The CIPD’s Health and Well-Being at Work Survey 2019 reveals that nearly two-fifths of UK businesses have seen an increase in stress-related absence over the last year, with heavy workloads and poor management style to blame.
The survey ‘uncovers evidence of more unhealthy trends in the workplace linked to stress’:
- More than four-fifths (83%) of respondents have observed 'presenteeism’ in their organisation and a quarter (25%) say the problem has got worse since the previous year.
- Nearly two-thirds (63%) have observed ‘leaveism’ (such as using holiday leave to work) in their organisation. More than half (55%) say their organisation hasn’t taken any steps to address the issue.
- Only 50% of managers have undergone training to support their staff to better manage stress
- Out of the minority of organisations taking action to tackle leaveism and presenteeism, only 37% of managers have been trained to spot the warning signs of either.
These findings represent, says the CIPD, a ‘serious failure by senior leaders given that [they] play a vital front-line role in supporting staff with their health and well-being.
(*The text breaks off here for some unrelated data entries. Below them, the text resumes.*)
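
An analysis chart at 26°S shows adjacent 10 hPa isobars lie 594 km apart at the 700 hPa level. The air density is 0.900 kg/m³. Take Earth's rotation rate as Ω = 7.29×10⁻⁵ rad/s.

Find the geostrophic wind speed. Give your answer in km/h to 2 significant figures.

Coriolis parameter at 26°S:
f = 2Ω sin φ = 2 × 7.29×10⁻⁵ × sin 26° = 6.39×10⁻⁵ s⁻¹
Pressure gradient: |∂P/∂n| = 1000 Pa / 594000 m = 1.68×10⁻³ Pa/m
Geostrophic balance (pressure-gradient force = Coriolis force):
V_g = (1/(fρ)) |∂P/∂n| = 1.68×10⁻³ / (6.39×10⁻⁵ × 0.900) = 29.3 m/s
Converting: 29.3 m/s × 3.6 = 110 km/h

110 km/h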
Managers should be the first port of call if an employee wants to discuss a health condition and are also best placed to spot the early warning signs if someone is struggling to cope’.
These results undermine the fact that the survey records the lowest number of average sick days (5.9 per employee per year) in the 19-year history of the report.
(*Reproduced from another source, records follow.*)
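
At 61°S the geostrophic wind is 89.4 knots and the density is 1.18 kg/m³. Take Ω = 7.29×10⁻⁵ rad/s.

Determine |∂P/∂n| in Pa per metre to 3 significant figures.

6.92×10⁻³ Pa/m

Coriolis parameter at 61°S:
f = 2Ω sin φ = 2 × 7.29×10⁻⁵ × sin 61° = 1.28×10⁻⁴ s⁻¹
Wind speed in SI: 89.4 knots = 46.0 m/s
Geostrophic balance rearranged: |∂P/∂n| = f ρ V_g
|∂P/∂n| = 1.28×10⁻⁴ × 1.18 × 46.0 = 6.92×10⁻³ Pa/m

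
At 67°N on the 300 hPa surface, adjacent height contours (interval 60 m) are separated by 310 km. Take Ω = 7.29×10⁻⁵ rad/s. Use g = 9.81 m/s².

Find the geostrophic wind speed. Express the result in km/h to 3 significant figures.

50.9 km/h

Coriolis parameter at 67°N:
f = 2Ω sin φ = 2 × 7.29×10⁻⁵ × sin 67° = 1.34×10⁻⁴ s⁻¹
Height gradient: |∂Z/∂n| = 60 m / 310000 m = 1.94×10⁻⁴
On a pressure surface, geostrophic balance gives V_g = (g/f)|∂Z/∂n|:
V_g = 9.81 × 1.94×10⁻⁴ / 1.34×10⁻⁴ = 14.1 m/s
Converting: 14.1 m/s × 3.6 = 50.9 km/h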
The sharpest falls were seen in the private sector services and non-profit sectors The decline in the average absence level of the public sector is much smaller, resulting in an increasingly higher absence level compared with other sectors (at 8.4 days nearly double that of 4.4 days in private sector services, 2.8 days more than manufacturing and production, and 2.1 days higher than non-profits).
Minor illness is still by far the most frequent cause of short-term absence. Mental ill health, stress, musculoskeletal injuries and acute medical conditions are most commonly responsible for long-term absence. Mental ill health is increasingly prevalent as a cause of both short- and long-term absence.